No começo da Série B, o senhor viu cerca de oito rivais para o Coxa na briga pelo acesso. O número aumentou no momento. Como o senhor está vendo a disputa, agora com ela em andamento?

Na época era um chute. Mas eu acho que a janela vai contribuir. E os clubes da primeira divisão, na medida que tiverem dificuldades, vão buscar na segunda. Um Palmeiras da vida vai olhar...

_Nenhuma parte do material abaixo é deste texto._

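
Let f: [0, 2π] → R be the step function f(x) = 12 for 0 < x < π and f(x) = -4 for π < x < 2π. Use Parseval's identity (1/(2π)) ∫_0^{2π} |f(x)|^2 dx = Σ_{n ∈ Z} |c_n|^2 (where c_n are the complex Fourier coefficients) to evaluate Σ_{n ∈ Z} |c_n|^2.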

O Coritiba está sujeito a isso?

Não, o Coritiba é um time grande. Falo dos Santo Andrés da vida, times de empresários, que não tem compromisso com torcida, história, títulos. Mas voltando, eu acho que o clube se decidirá entre seis a oito clubes.

A revista Placar publicou que há uma intenção da diretoria em colocar duas estrelas de prata acima do escudo, caso o clube venha a ser bicampeão da Série B. Isso é verdade?

Eu não fui entrevistado pela Placar não. Só que eu penso que campeão é campeão. Os dois grandes campeonatos do Brasil são as séries A e B. Você tem que valorizar uma competição que, em 38 partidas, jogamos 10 fora de casa. Como não valorizar uma conquista que tem todas essas dificuldades? Se for campeão tem que pôr. Não tenho vergonha nenhuma de ser campeão da Segunda Divisão. Vencer uma batalha tem que ser comemorado. O torcedor tem que entender que o Coritiba está na segunda divisão. Ninguém queria, mas está.

Você não é o presidente de fato - ainda é Jair Cirino. Um dia será você?

Nós entramos aqui para não deixar o Coritiba morrer. Se o Coritiba não cai e não tem interdição, você não estaria falando comigo hoje. Eu não tenho vaidade política. Farei 62 anos em setembro, último dia em que jogaremos em Joinville. Tive uma carreira de sucesso, tenho uma família maravilhosa. O que me trouxe ao Coritiba foi amor e paixão, ver esse clube humilhado, destruído. Nós queremos mostrar que é possível conseguir. Em seis meses, ganhamos o Paranaense e estamos bem na Série B, contra todas as previsões. O Coritiba tem ótimos profissionais para assumir o clube. Agora, enquanto eu estiver vivo, aventureiro aqui, não entra mais. Hoje é profissionalismo. Quando eu saí de Peabiru e vim estudar em Curitiba... (emocionado) era um menino pobre... consegui tudo que eu queria na minha vida. Eu seria hipócrita em dizer que não sonho em ser presidente do Coritiba. Mas o meu objetivo é preparar o clube para que quem sentar na cadeira possa exercer o cargo com tranquilidade. Esses sete meses foram muito difíceis para nós todos.